WASHINGTON -- For the first time since the advent of the nuclear age, a large number of targets in the former communist world are being deleted from the U.S. nuclear war plan following a two-year, top-secret Pentagon review, say U.S. sources.
The reductions -- well over 1,000 and perhaps more than 2,000 -- represent about 20 percent or more of the total group of about 8,500 Soviet-bloc targets that were to be struck by some 12,000 U.S. nuclear weapons in the event of an all-out war, the sources say.
The changes represent a major "peace dividend" provided by the end of the Cold War. They also reflect anticipated reductions in U.S. long-range nuclear weapons as budget cuts and arms control treaties bite into the Pentagon's arsenal over the next decade.
About 1,000 of the scratched targets are in the former Warsaw Pact states of Eastern Europe. They include former Soviet military bases and command facilities in those countries, as well as the former allies' military bases and war-making industrial sites, like steel mills in Bulgaria and tank factories in Czechoslovakia.
The rest of the eliminated targets are in the Soviet Union itself. Some will be removed from the war plan by "scrubbing" targets that were highly dubious to begin with, such as unmanned alternative command posts and reserve air strips.

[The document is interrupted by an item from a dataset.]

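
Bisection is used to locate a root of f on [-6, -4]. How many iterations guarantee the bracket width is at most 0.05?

Width after n steps is 2/2^n. Need 2^n ≥ 2/0.05 = 40.
2^5 = 32 < 40 ≤ 2^6 = 64, so n = 6.

6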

Other changes will reduce the number of required weapons by reforming wasteful "overkill" rules, such as dropping four or more weapons on the same target to ensure destruction of "high value" facilities such as underground command centers and setting unnecessarily high "damage expectancy" criteria.
The targeting review appears to be the first step in a long-awaited effort to reform America's nuclear war plan. For decades, the Pentagon expanded the list of targets to keep pace with nuclear warhead production.